Foreign Minister Badr Abdelatty made the statement while delivering a speech on behalf of President Abdel-Fattah El-Sisi, in his capacity as chair of the Heads of State and Government Orientation Committee of the African Union Development Agency (AUDA-NEPAD), at the African Union (AU) Summit in Addis Ababa.
FM Abdelatty said El-Sisi had chaired the committee since February 2023 during a critical phase marked by the review of the First Ten-Year Plan of the African Union’s Agenda 2063 and the adoption of the Second Ten-Year Plan, amid major international and regional changes affecting food, water, and energy security across the continent.
In a statement on Sunday, the Ministry of Foreign Affairs said El-Sisi stressed that the presidency focused on two parallel tracks: restructuring and strengthening the agency and its secretariat and stepping up efforts to mobilize financing for priority sectors following the adoption of the second implementation plan.
Those efforts translated continental strategies into regional and national programmes, raising the agency’s programme budget to more than $300 million and enabling it to pass the European Union’s Nine Pillars assessment.
Among the main achievements, the president highlighted the launch of the Team Africa initiative to mobilize up to $500 billion for around 300 development projects, as well as the start of studies to establish a NEPAD-affiliated development fund to address financing gaps in a sustainable manner.
The agency also secured $100 million to support public health services and contributed to drafting and launching a new action roadmap for the Comprehensive Africa Agriculture Development Programme.
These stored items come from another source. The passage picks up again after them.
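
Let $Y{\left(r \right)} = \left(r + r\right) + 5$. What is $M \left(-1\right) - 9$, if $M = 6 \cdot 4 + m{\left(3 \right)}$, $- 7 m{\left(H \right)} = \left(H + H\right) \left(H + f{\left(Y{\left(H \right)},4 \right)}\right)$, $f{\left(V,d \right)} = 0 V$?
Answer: $- \frac{213}{7} \approx -30.429$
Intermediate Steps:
$Y{\left(r \right)} = 5 + 2 r$ ($Y{\left(r \right)} = 2 r + 5 = 5 + 2 r$)
$f{\left(V,d \right)} = 0$
$m{\left(H \right)} = - \frac{2 H^{2}}{7}$ ($m{\left(H \right)} = - \frac{\left(H + H\right) \left(H + 0\right)}{7} = - \frac{2 H H}{7} = - \frac{2 H^{2}}{7}$)
$M = \frac{150}{7}$ ($M = 6 \cdot 4 - \frac{2 \cdot 3^{2}}{7} = 24 - \frac{18}{7} = \frac{150}{7} \approx 21.429$)
$M \left(-1\right) - 9 = \frac{150}{7} \left(-1\right) - 9 = - \frac{150}{7} - 9 = - \frac{213}{7}$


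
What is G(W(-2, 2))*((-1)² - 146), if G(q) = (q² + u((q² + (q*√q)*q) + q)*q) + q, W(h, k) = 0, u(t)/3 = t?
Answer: 0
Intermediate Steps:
u(t) = 3*t
G(q) = q + q² + q*(3*q + 3*q² + 3*q^(5/2)) (G(q) = (q² + (3*((q² + (q*√q)*q) + q))*q) + q = (q² + (3*((q² + q^(3/2)*q) + q))*q) + q = (q² + (3*((q² + q^(5/2)) + q))*q) + q = (q² + (3*(q + q² + q^(5/2)))*q) + q = (q² + (3*q + 3*q² + 3*q^(5/2))*q) + q = (q² + q*(3*q + 3*q² + 3*q^(5/2))) + q = q + q² + q*(3*q + 3*q² + 3*q^(5/2)))
G(W(-2, 2))*((-1)² - 146) = (0*(1 + 3*0² + 3*0^(5/2) + 4*0))*((-1)² - 146) = (0*(1 + 3*0 + 3*0 + 0))*(1 - 146) = (0*(1 + 0 + 0 + 0))*(-145) = (0*1)*(-145) = 0*(-145) = 0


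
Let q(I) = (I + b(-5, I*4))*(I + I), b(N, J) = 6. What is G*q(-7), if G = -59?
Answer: -826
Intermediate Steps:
q(I) = 2*I*(6 + I) (q(I) = (I + 6)*(I + I) = (6 + I)*(2*I) = 2*I*(6 + I))
G*q(-7) = -118*(-7)*(6 - 7) = -118*(-7)*(-1) = -59*14 = -826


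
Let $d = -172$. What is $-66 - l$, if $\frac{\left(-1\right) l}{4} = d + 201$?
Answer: $50$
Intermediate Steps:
$l = -116$ ($l = - 4 \left(-172 + 201\right) = \left(-4\right) 29 = -116$)
$-66 - l = -66 - -116 = -66 + 116 = 50$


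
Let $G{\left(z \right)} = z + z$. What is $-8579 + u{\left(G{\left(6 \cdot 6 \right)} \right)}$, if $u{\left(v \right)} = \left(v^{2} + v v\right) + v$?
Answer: $1861$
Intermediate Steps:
$G{\left(z \right)} = 2 z$
$u{\left(v \right)} = v + 2 v^{2}$ ($u{\left(v \right)} = \left(v^{2} + v^{2}\right) + v = 2 v^{2} + v = v + 2 v^{2}$)
$-8579 + u{\left(G{\left(6 \cdot 6 \right)} \right)} = -8579 + 2 \cdot 6 \cdot 6 \left(1 + 2 \cdot 2 \cdot 6 \cdot 6\right) = -8579 + 2 \cdot 36 \left(1 + 2 \cdot 2 \cdot 36\right) = -8579 + 72 \left(1 + 2 \cdot 72\right) = -8579 + 72 \left(1 + 144\right) = -8579 + 72 \cdot 145 = -8579 + 10440 = 1861$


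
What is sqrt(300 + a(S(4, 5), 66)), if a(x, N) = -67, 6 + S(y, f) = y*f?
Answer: sqrt(233) ≈ 15.264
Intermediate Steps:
S(y, f) = -6 + f*y (S(y, f) = -6 + y*f = -6 + f*y)
sqrt(300 + a(S(4, 5), 66)) = sqrt(300 - 67) = sqrt(233)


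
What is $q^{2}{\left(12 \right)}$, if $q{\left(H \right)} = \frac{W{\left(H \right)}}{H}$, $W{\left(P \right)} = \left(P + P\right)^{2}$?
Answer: $2304$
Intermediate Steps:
$W{\left(P \right)} = 4 P^{2}$ ($W{\left(P \right)} = \left(2 P\right)^{2} = 4 P^{2}$)
$q{\left(H \right)} = 4 H$ ($q{\left(H \right)} = \frac{4 H^{2}}{H} = 4 H$)
$q^{2}{\left(12 \right)} = \left(4 \cdot 12\right)^{2} = 48^{2} = 2304$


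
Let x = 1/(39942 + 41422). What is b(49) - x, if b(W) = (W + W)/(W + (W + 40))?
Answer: 3986767/5614116 ≈ 0.71013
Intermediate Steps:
x = 1/81364 ≈ 1.2290e-5
b(W) = 2*W/(40 + 2*W) (b(W) = (2*W)/(W + (40 + W)) = (2*W)/(40 + 2*W) = 2*W/(40 + 2*W))
b(49) - x = 49/(20 + 49) - 1*1/81364 = 49/69 - 1/81364 = 3986767/5614116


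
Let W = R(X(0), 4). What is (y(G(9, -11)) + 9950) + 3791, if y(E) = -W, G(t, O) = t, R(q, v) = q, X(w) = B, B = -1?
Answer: 13742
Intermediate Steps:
X(w) = -1
W = -1
y(E) = 1 (y(E) = -1*(-1) = 1)
(y(G(9, -11)) + 9950) + 3791 = (1 + 9950) + 3791 = 9951 + 3791 = 13742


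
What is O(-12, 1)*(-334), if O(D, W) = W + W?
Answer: -668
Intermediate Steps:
O(D, W) = 2*W
O(-12, 1)*(-334) = (2*1)*(-334) = 2*(-334) = -668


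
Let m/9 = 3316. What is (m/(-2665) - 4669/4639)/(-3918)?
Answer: 150889201/48437979330 ≈ 0.0031151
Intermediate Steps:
m = 29844 (m = 9*3316 = 29844)
(m/(-2665) - 4669/4639)/(-3918) = (29844/(-2665) - 4669/4639)/(-3918) = (29844*(-1/2665) - 4669*1/4639)*(-1/3918) = (-29844/2665 - 4669/4639)*(-1/3918) = -150889201/12362935*(-1/3918) = 150889201/48437979330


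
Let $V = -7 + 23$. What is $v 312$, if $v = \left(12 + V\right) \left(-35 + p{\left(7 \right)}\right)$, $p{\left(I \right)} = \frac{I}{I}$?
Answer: $-297024$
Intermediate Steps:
$p{\left(I \right)} = 1$
$V = 16$
$v = -952$ ($v = \left(12 + 16\right) \left(-35 + 1\right) = 28 \left(-34\right) = -952$)
$v 312 = \left(-952\right) 312 = -297024$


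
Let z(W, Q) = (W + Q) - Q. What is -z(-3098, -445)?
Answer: 3098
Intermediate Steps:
z(W, Q) = W (z(W, Q) = (Q + W) - Q = W)
-z(-3098, -445) = -1*(-3098) = 3098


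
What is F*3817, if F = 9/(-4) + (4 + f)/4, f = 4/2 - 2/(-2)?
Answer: -3817/2 ≈ -1908.5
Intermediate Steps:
f = 3 (f = 4*(1/2) - 2*(-1/2) = 2 + 1 = 3)
F = -1/2 (F = 9/(-4) + (4 + 3)/4 = 9*(-1/4) + 7*(1/4) = -9/4 + 7/4 = -1/2 ≈ -0.50000)
F*3817 = -1/2*3817 = -3817/2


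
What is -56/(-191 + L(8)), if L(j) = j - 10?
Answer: 56/193 ≈ 0.29016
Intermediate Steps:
L(j) = -10 + j
-56/(-191 + L(8)) = -56/(-191 + (-10 + 8)) = -56/(-191 - 2) = -56/(-193) = -56*(-1/193) = 56/193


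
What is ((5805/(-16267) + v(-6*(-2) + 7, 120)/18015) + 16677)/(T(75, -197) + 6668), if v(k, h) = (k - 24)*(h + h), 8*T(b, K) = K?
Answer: 2606437779152/1038315241049 ≈ 2.5103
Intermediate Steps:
T(b, K) = K/8
v(k, h) = 2*h*(-24 + k) (v(k, h) = (-24 + k)*(2*h) = 2*h*(-24 + k))
((5805/(-16267) + v(-6*(-2) + 7, 120)/18015) + 16677)/(T(75, -197) + 6668) = ((5805/(-16267) + (2*120*(-24 + (-6*(-2) + 7)))/18015) + 16677)/((1/8)*(-197) + 6668) = ((5805*(-1/16267) + (2*120*(-24 + (12 + 7)))*(1/18015)) + 16677)/(-197/8 + 6668) = ((-5805/16267 + (2*120*(-24 + 19))*(1/18015)) + 16677)/(53147/8) = ((-5805/16267 + (2*120*(-5))*(1/18015)) + 16677)*(8/53147) = ((-5805/16267 - 1200*1/18015) + 16677)*(8/53147) = ((-5805/16267 - 80/1201) + 16677)*(8/53147) = (-8273165/19536667 + 16677)*(8/53147) = (325804722394/19536667)*(8/53147) = 2606437779152/1038315241049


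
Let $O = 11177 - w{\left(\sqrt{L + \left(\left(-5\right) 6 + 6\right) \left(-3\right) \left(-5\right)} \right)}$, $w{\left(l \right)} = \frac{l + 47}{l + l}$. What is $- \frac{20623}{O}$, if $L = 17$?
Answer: $\frac{2021054 i}{- 1095297 i + 47 \sqrt{7}} \approx -1.8452 + 0.00020949 i$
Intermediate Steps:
$w{\left(l \right)} = \frac{47 + l}{2 l}$
$O = 11177 + \frac{i \sqrt{7} \left(47 + 7 i \sqrt{7}\right)}{98}$ ($O = 11177 - \frac{47 + \sqrt{17 + \left(\left(-5\right) 6 + 6\right) \left(-3\right) \left(-5\right)}}{2 \sqrt{17 + \left(\left(-5\right) 6 + 6\right) \left(-3\right) \left(-5\right)}} = 11177 - \frac{47 + \sqrt{17 + \left(-30 + 6\right) \left(-3\right) \left(-5\right)}}{2 \sqrt{17 + \left(-30 + 6\right) \left(-3\right) \left(-5\right)}} = 11177 - \frac{47 + \sqrt{17 + \left(-24\right) \left(-3\right) \left(-5\right)}}{2 \sqrt{17 + \left(-24\right) \left(-3\right) \left(-5\right)}} = 11177 - \frac{47 + \sqrt{17 + 72 \left(-5\right)}}{2 \sqrt{17 + 72 \left(-5\right)}} = 11177 - \frac{47 + \sqrt{17 - 360}}{2 \sqrt{17 - 360}} = 11177 - \frac{47 + \sqrt{-343}}{2 \sqrt{-343}} = 11177 - \frac{47 + 7 i \sqrt{7}}{2 \cdot 7 i \sqrt{7}} = 11177 - \frac{- \frac{i \sqrt{7}}{49} \left(47 + 7 i \sqrt{7}\right)}{2} = 11177 - - \frac{i \sqrt{7} \left(47 + 7 i \sqrt{7}\right)}{98} = 11177 + \frac{i \sqrt{7} \left(47 + 7 i \sqrt{7}\right)}{98} \approx 11177.0 + 1.2689 i$)
$- \frac{20623}{O} = - \frac{20623}{\frac{22353}{2} + \frac{47 i \sqrt{7}}{98}}$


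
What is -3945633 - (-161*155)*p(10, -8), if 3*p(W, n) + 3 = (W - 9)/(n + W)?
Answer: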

It advanced initiatives to empower women and youth in innovation, the digital economy, and value-chain integration within the framework of the African Continental Free Trade Area.
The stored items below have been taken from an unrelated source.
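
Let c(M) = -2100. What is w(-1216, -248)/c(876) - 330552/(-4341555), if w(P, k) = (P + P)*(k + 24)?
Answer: -1876544504/7235925 ≈ -259.34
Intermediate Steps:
w(P, k) = 2*P*(24 + k) (w(P, k) = (2*P)*(24 + k) = 2*P*(24 + k))
w(-1216, -248)/c(876) - 330552/(-4341555) = (2*(-1216)*(24 - 248))/(-2100) - 330552/(-4341555) = (2*(-1216)*(-224))*(-1/2100) - 330552*(-1/4341555) = 544768*(-1/2100) + 36728/482395 = -19456/75 + 36728/482395 = -1876544504/7235925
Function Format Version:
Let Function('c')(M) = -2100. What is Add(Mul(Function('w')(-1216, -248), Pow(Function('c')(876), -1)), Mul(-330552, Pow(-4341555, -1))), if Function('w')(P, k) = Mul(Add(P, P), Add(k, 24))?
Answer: Rational(-1876544504, 7235925) ≈ -259.34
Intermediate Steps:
Function('w')(P, k) = Mul(2, P, Add(24, k)) (Function('w')(P, k) = Mul(Mul(2, P), Add(24, k)) = Mul(2, P, Add(24, k)))
Add(Mul(Function('w')(-1216, -248), Pow(Function('c')(876), -1)), Mul(-330552, Pow(-4341555, -1))) = Add(Mul(Mul(2, -1216, Add(24, -248)), Pow(-2100, -1)), Mul(-330552, Pow(-4341555, -1))) = Add(Mul(Mul(2, -1216, -224), Rational(-1, 2100)), Mul(-330552, Rational(-1, 4341555))) = Add(Mul(544768, Rational(-1, 2100)), Rational(36728, 482395)) = Add(Rational(-19456, 75), Rational(36728, 482395)) = Rational(-1876544504, 7235925)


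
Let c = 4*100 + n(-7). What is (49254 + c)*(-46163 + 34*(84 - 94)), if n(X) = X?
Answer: -2308734441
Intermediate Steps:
c = 393 (c = 4*100 - 7 = 400 - 7 = 393)
(49254 + c)*(-46163 + 34*(84 - 94)) = (49254 + 393)*(-46163 + 34*(84 - 94)) = 49647*(-46163 + 34*(-10)) = 49647*(-46163 - 340) = 49647*(-46503) = -2308734441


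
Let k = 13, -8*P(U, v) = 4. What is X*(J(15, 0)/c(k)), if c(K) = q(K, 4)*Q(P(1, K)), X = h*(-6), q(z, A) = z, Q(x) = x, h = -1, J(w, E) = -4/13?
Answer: 48/169 ≈ 0.28402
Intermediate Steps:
J(w, E) = -4/13 (J(w, E) = -4*1/13 = -4/13)
P(U, v) = -½ (P(U, v) = -⅛*4 = -½)
X = 6 (X = -1*(-6) = 6)
c(K) = -K/2 (c(K) = K*(-½) = -K/2)
X*(J(15, 0)/c(k)) = 6*(-4/(13*((-½*13)))) = 6*(-4/(13*(-13/2))) = 6*(-4/13*(-2/13)) = 6*(8/169) = 48/169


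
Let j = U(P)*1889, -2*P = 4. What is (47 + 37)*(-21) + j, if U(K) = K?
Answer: -5542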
El-Sisi underscored the agency’s adoption of an integrated approach linking peace, security, and development, noting updates to the African Union’s post-conflict reconstruction and development policy, enhanced cooperation with the African Union Centre for Post-Conflict Reconstruction and Development in Cairo, and the Aswan Forum for Sustainable Peace and Development.
At the national level, Egypt launched a $100 million mechanism to finance feasibility studies and project implementation in Nile Basin countries, serving as a nucleus to mobilize funding from international and African financial institutions and the private sector.
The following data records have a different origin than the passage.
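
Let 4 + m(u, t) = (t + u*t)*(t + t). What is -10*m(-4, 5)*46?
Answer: 70840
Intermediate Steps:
m(u, t) = -4 + 2*t*(t + t*u) (m(u, t) = -4 + (t + u*t)*(t + t) = -4 + (t + t*u)*(2*t) = -4 + 2*t*(t + t*u))
-10*m(-4, 5)*46 = -10*(-4 + 2*5² + 2*(-4)*5²)*46 = -10*(-4 + 2*25 + 2*(-4)*25)*46 = -10*(-4 + 50 - 200)*46 = -10*(-154)*46 = 1540*46 = 70840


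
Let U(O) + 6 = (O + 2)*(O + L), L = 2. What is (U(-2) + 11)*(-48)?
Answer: -240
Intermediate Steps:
U(O) = -6 + (2 + O)**2 (U(O) = -6 + (O + 2)*(O + 2) = -6 + (2 + O)*(2 + O) = -6 + (2 + O)**2)
(U(-2) + 11)*(-48) = ((-2 + (-2)**2 + 4*(-2)) + 11)*(-48) = ((-2 + 4 - 8) + 11)*(-48) = (-6 + 11)*(-48) = 5*(-48) = -240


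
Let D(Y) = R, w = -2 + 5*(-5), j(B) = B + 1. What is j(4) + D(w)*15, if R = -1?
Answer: -10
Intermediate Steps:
j(B) = 1 + B
w = -27 (w = -2 - 25 = -27)
D(Y) = -1
j(4) + D(w)*15 = (1 + 4) - 1*15 = 5 - 15 = -10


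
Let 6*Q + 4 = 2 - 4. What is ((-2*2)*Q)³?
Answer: 64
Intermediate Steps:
Q = -1 (Q = -⅔ + (2 - 4)/6 = -⅔ + (⅙)*(-2) = -⅔ - ⅓ = -1)
((-2*2)*Q)³ = (-2*2*(-1))³ = (-4*(-1))³ = 4³ = 64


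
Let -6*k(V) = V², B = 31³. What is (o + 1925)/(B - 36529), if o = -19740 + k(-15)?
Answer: 35705/13476 ≈ 2.6495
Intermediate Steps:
B = 29791
k(V) = -V²/6
o = -39555/2 (o = -19740 - ⅙*(-15)² = -19740 - ⅙*225 = -19740 - 75/2 = -39555/2 ≈ -19778.)
(o + 1925)/(B - 36529) = (-39555/2 + 1925)/(29791 - 36529) = -35705/2/(-6738) = -35705/2*(-1/6738) = 35705/13476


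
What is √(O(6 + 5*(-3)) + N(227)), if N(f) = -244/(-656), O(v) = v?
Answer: I*√58015/82 ≈ 2.9374*I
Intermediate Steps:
N(f) = 61/164 (N(f) = -244*(-1/656) = 61/164)
√(O(6 + 5*(-3)) + N(227)) = √((6 + 5*(-3)) + 61/164) = √((6 - 15) + 61/164) = √(-9 + 61/164) = √(-1415/164) = I*√58015/82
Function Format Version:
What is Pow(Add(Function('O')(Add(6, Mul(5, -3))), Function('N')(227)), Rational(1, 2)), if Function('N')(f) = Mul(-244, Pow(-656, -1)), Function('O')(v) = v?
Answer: Mul(Rational(1, 82), I, Pow(58015, Rational(1, 2))) ≈ Mul(2.9374, I)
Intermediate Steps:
Function('N')(f) = Rational(61, 164) (Function('N')(f) = Mul(-244, Rational(-1, 656)) = Rational(61, 164))
Pow(Add(Function('O')(Add(6, Mul(5, -3))), Function('N')(227)), Rational(1, 2)) = Pow(Add(Add(6, Mul(5, -3)), Rational(61, 164)), Rational(1, 2)) = Pow(Add(Add(6, -15), Rational(61, 164)), Rational(1, 2)) = Pow(Add(-9, Rational(61, 164)), Rational(1, 2)) = Pow(Rational(-1415, 164), Rational(1, 2)) = Mul(Rational(1, 82), I, Pow(58015, Rational(1, 2)))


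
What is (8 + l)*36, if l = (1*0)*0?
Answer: 288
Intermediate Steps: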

The orientation committee’s meeting on 10 February reviewed progress on the Presidential Infrastructure Championing Initiative under South African President Cyril Ramaphosa before handing over the agency’s presidency to Angolan President João Lourenço and approving a recommendation to extend the executive director’s mandate for a second term.
In a separate session at the African Union, titled “African Union Membership in the G20,” Abdelatty outlined ways to maximize the continent’s gains from its accession to the Group of Twenty (G20), describing the membership as a strategic opportunity to strengthen Africa’s voice in global economic governance.
He congratulated South Africa on assuming the G20 presidency and stressed the need to leverage South Africa’s membership in the African Union to push for reform of the global financial system, improve the policies and practices of multilateral development banks, expand innovative financing tools, and identify lasting solutions to the sovereign debt crisis.
Abdelatty called for regularly updating the African Union’s priorities within the G20 framework, broadening African states’ engagement in shaping those priorities, and establishing clear mechanisms to monitor participation to ensure tangible benefits for African populations.
The African Union Development Agency (AUDA-NEPAD) is the implementation arm of Agenda 2063, the African Union’s long-term development strategy. Restructured in 2018, the agency coordinates infrastructure, agriculture, industrialization, and human capital programmes through successive 10-year plans.
While the First Ten-Year Plan (2014–2023) advanced regional integration and flagship infrastructure projects, it exposed persistent financing gaps and rising sovereign debt pressures. The Second Ten-Year Plan (2024–2033) places stronger emphasis on domestic resource mobilization, digital transformation, climate resilience, and alignment with the African Continental Free Trade Area (AfCFTA).
The AU’s admission as a permanent member of the Group of Twenty (G20) in 2023 elevated Africa’s representation in global economic governance, offering a platform to push for reform of the international financial system, improved debt frameworks, and expanded climate and development financing.